RICE – Relative rest, Ice, Compression and Elevation (helps reduce the inflammation to the injured tissue allowing for a quicker recovery time).
Effleurage massage can help reduce swelling to the area.
Pain free mobility exercises retain as much range of motion as possible.
Phase 2: Restore full range of motion
Aim: Regain full pain free range of motion in the shoulder.
Joint mobilisations at the shoulder.
Muscle releasing strategies to maintain good posture and help aid appropriate movement patterns.
Pec major stretches – should not stretch to the point of pain (only to comfortable stretch feeling).
Begin strengthening exercises at the shoulder and chest (isometric initially – should be pain free).
Phase 3: Gradual increase in strength/address muscle imbalances
Aim: Regain full function in the muscle and address biomechanical predisposing factors for injury.
A thorough rehabilitation program addressing muscle imbalances around the shoulder.
Begin a gradual build of strength training (increase in weight, amount of training).
Technique correction where applicable.
Continue muscle releases through the shoulder, neck, chest and back.
Provide adequate self-management strategies and pre-exercise routine.
Note: Grade 1 muscle injuries can expect a full return to function within a week, once symptoms have subsided. With grade 2 strains the return to full activity can be significantly slower, depending on the severity, return can range from 2 – 6 weeks.
In grade 3 strains, surgical intervention is recommended and required to return to full function. This process can take a considerable amount of time with most returning to pre-injury activity levels after 9-12 months.
Surgical Rehabilitation of a Grade 3 Rupture of the Pectoralis Major
Phase 1: Protect and repair (Week 0 – 4)
Aim: Control pain, protect the surgical site and avoid any post-op complications.
The shoulder is protected in an arm sling.
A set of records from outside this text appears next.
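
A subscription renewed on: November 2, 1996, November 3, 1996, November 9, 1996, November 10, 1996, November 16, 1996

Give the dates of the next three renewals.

November 17, 1996; November 23, 1996; November 24, 1996

Every event lands on a Saturday or Sunday (gaps cycle 1, 6, 1, 6).
So the schedule is: every Saturday and Sunday.
The following Sunday is November 17, 1996.
The following Saturday is November 23, 1996.
Next Sunday: November 24, 1996.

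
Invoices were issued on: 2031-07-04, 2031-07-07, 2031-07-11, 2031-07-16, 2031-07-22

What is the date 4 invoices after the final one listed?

2031-08-25

Gaps: 3, 4, 5, 6 days — each gap is 1 larger than the previous one.
Next gap: 7 days. 2031-07-22 + 7 days = 2031-07-29.
Next gap: 8 days. 2031-07-29 + 8 days = 2031-08-06.
Next gap: 9 days. 2031-08-06 + 9 days = 2031-08-15.
Next gap: 10 days. 2031-08-15 + 10 days = 2031-08-25.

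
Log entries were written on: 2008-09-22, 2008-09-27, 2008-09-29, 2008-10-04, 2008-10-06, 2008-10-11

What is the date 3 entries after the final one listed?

Gaps: 5, 2, 5, 2, 5 days — not constant, but cyclic with period 2.
The events fall on every Monday and Saturday.
Next Monday: 2008-10-13.
The following Saturday is 2008-10-18.
The following Monday is 2008-10-20.

2008-10-20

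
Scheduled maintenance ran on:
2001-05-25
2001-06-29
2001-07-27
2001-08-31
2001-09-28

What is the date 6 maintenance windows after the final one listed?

All Fridays; the gaps (35, 28, 35, 28) vary with month length.
This is the last Friday of each month.
October 2001 ends with Friday 2001-10-26.
Last Friday of November 2001: 2001-11-30.
December 2001 ends with Friday 2001-12-28.
Last Friday of January 2002: 2002-01-25.
February 2002 ends with Friday 2002-02-22.
March 2002 ends with Friday 2002-03-29.

2002-03-29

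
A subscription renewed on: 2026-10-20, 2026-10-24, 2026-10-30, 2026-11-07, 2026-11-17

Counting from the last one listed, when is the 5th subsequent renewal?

The spacing grows by 2 each time: 4, 6, 8, 10 days.
Next gap: 12 days. 2026-11-17 + 12 days = 2026-11-29.
Next gap: 14 days. 2026-11-29 + 14 days = 2026-12-13.
Next gap: 16 days. 2026-12-13 + 16 days = 2026-12-29.
Next gap: 18 days. 2026-12-29 + 18 days = 2027-01-16.
Next gap: 20 days. 2027-01-16 + 20 days = 2027-02-05.

2027-02-05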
Range of motion exercises for surrounding joints (Elbow, wrist, hand, neck).
Gentle pendulum exercises for shoulder.
Phase 2: Range of Motion (Week 4 – 8)
Aim: Gradual increase of range of motion in the shoulder.
Continue previous therapeutic exercises.
Begin active assisted range of motion and passive range of motion exercises.
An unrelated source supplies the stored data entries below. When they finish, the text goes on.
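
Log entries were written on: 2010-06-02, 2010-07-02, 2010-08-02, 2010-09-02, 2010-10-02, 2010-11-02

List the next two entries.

Gaps: 30, 31, 31, 30, 31 days — not constant. Every event is on the 2nd of the month.
Pattern: the 2nd of each month.
Next: December 2010 → 2010-12-02.
January 2011: 2011-01-02.

2010-12-02, 2011-01-02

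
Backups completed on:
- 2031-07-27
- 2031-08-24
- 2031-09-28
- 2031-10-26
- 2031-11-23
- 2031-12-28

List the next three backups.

2032-01-25, 2032-02-22, 2032-03-28

All dates are Sundays, 28, 35, 28, 28, 35 days apart.
Specifically, the 4th Sunday of each month.
January 2032 — 4th Sunday is 2032-01-25.
February 2032 — 4th Sunday is 2032-02-22.
4th Sunday of March 2032: 2032-03-28.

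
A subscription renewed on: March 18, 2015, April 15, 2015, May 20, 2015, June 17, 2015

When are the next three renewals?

All dates are Wednesdays, 28, 35, 28 days apart.
Specifically, the 3rd Wednesday of each month.
July 2015 — 3rd Wednesday is July 15, 2015.
August 2015 — 3rd Wednesday is August 19, 2015.
September 2015 — 3rd Wednesday is September 16, 2015.

July 15, 2015; August 19, 2015; September 16, 2015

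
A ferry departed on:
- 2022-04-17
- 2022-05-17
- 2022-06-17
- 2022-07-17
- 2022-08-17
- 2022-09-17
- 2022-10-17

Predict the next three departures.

Each date is the 17th; the gaps (30, 31, 30, 31, 31, 30) track the month lengths.
The rule is the 17th of each month.
November 2022: 2022-11-17.
Next: December 2022 → 2022-12-17.
January 2023: 2023-01-17.

2022-11-17, 2022-12-17, 2023-01-17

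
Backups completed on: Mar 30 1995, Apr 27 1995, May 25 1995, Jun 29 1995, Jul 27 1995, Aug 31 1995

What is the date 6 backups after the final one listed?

Feb 29 1996

Every date is a Thursday; gaps 28, 28, 35, 28, 35 days.
Each is the last Thursday of its month (at least one falls on the 29th or later, ruling out '4th Thursday').
Last Thursday of September 1995: Sep 28 1995.
Last Thursday of October 1995: Oct 26 1995.
Last Thursday of November 1995: Nov 30 1995.
December 1995 ends with Thursday Dec 28 1995.
January 1996 ends with Thursday Jan 25 1996.
February 1996 ends with Thursday Feb 29 1996.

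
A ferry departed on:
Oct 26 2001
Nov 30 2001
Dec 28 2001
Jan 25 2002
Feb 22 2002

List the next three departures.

Mar 29 2002, Apr 26 2002, May 31 2002

These are Fridays with 35, 28, 28, 28-day gaps.
Each is the final Friday of its month — Nov 30 2001 is past the 28th, so '4th Friday' doesn't fit.
Last Friday of March 2002: Mar 29 2002.
April 2002 ends with Friday Apr 26 2002.
May 2002 ends with Friday May 31 2002.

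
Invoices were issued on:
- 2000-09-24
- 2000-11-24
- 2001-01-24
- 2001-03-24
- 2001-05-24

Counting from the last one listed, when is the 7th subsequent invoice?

The day-of-month is always 24 (61, 61, 59, 61 days between events).
So this recurs on the 24th of every 2 months.
Next: July 2001 → 2001-07-24.
Next: September 2001 → 2001-09-24.
Next: November 2001 → 2001-11-24.
January 2002: 2002-01-24.
Next: March 2002 → 2002-03-24.
Next: May 2002 → 2002-05-24.
Next: July 2002 → 2002-07-24.

2002-07-24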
Isometric strengthening exercises.
Phase 3: Initial Strengthening ( 2 – 4 Months)
Aim: Begin strengthening and try and achieve full range of motion.
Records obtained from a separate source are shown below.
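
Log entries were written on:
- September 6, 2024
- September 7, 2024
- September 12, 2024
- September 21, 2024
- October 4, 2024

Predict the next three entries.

Intervals are 1, 5, 9, 13 days — an arithmetic progression with common difference 4.
Next gap: 17 days. October 4, 2024 + 17 days = October 21, 2024.
Next gap: 21 days. October 21, 2024 + 21 days = November 11, 2024.
Next gap: 25 days. November 11, 2024 + 25 days = December 6, 2024.

October 21, 2024; November 11, 2024; December 6, 2024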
Progressive resistance training at the elbow (biceps and triceps).
Light resistance at the shoulder (use of resistance bands).
Begin wall push ups (Progressing from wall to lower surfaces e.g. wall to table).
start light resistance training at shoulder and back (no pec fly’s or bench press).
Phase 4: Advanced Strengthening (4 – 6 Months)
Aim: Progress strengthening exercises and begin to work on functional activities.
Increasing resistance in above exercises.
Can begin to add pec exercises back into resistance training (very light weight and no bench press).
Large focus on technique and learning good movement patterns
Phase 5: Gradual Return to Full function (6+ Months)
Aim: Gradual return to previous activities/sports.
Increase resistance with exercises.
Can begin bench press exercise with progressive increase in reps and load.
Begin sport specific exercise as tolerated – avoid large spikes in training load and always assess post-exercise soreness.